I have some HTML documents with MathJax equations, and I want to convert them to Latex, and then to pdf. I'd like to use Pandoc.

However, Pandoc replaces $ with \$ and it replaces \ in formulas with \textbackslash{}.

Is it possible to get Pandoc to pass MathJax formulas literally from HTML to Latex?

回答1:

With the latest version of pandoc (1.12.2), you can do this:

pandoc -f html+tex_math_dollars+tex_math_single_backslash -t latex

Much nicer! If you don't want to convert math delimited by \( and \), just do

pandoc -f html+tex_math_dollars -t latex


回答2:

It's not an easy task. Here's a solution that should work, provided you only use $ and $$ as math delimiters, and assuming your document doesn't contain any other uses of $. (If you can't assume that, you can try adjusting the perl regex in what follows.)

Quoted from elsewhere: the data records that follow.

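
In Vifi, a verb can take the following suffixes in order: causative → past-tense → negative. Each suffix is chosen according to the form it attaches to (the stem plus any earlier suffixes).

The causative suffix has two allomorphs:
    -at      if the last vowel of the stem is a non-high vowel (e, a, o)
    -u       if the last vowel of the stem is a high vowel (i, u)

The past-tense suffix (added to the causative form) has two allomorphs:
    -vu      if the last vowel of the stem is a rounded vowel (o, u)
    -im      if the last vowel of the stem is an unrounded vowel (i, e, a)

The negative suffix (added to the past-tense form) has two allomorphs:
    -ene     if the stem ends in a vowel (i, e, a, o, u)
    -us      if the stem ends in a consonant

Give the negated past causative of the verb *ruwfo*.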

Step 1: Install the Haskell Platform, if you don't have it already, and 'cabal install pandoc' to get the pandoc library. (If you installed pandoc with the binary installer, you only have the executable, not the Haskell library.)

Step 2: Now write a small Haskell script -- we'll call it fixmath.hs:

import Text.Pandoc

main = toJsonFilter fixmath

fixmath :: Block -> Block
fixmath = bottomUp fixmathBlock . bottomUp fixmathInline

fixmathInline :: Inline -> Inline
fixmathInline (RawInline "html" ('<':'!':'-':'-':'M':'A':'T':'H':xs)) =
  RawInline "tex" $ take (length xs - 3) xs
fixmathInline x = x

fixmathBlock :: Block -> Block
fixmathBlock (RawBlock "html" ('<':'!':'-':'-':'M':'A':'T':'H':xs)) =
  RawBlock "tex" $ take (length xs - 3) xs
fixmathBlock x = x

Compile this:

ghc --make fixmath.hs

This will give you an executable fixmath. Now, assuming your input file is input.html, the following command should convert it to latex with the math intact, putting the result in output.html:

cat input.html | \
perl -0pe 's/(\$\$?[^\$]+\$\$?)/\<!--MATH$1-->/gm' | \
pandoc -s --parse-raw -f html -t json | \
./fixmath | \
pandoc -f json -t latex -s > output.tex

The first part is a perl one-liner that puts your math bits in special HTML comments marked "MATH". The second part parses the HTML into a JSON representation of the Pandoc data structure corresponding to the document. Then fixmath transforms this structure, changing the special HTML comments into raw LaTeX blocks and inlines. (See Scripting with pandoc for an explanation.) Finally we convert from JSON back to LaTeX.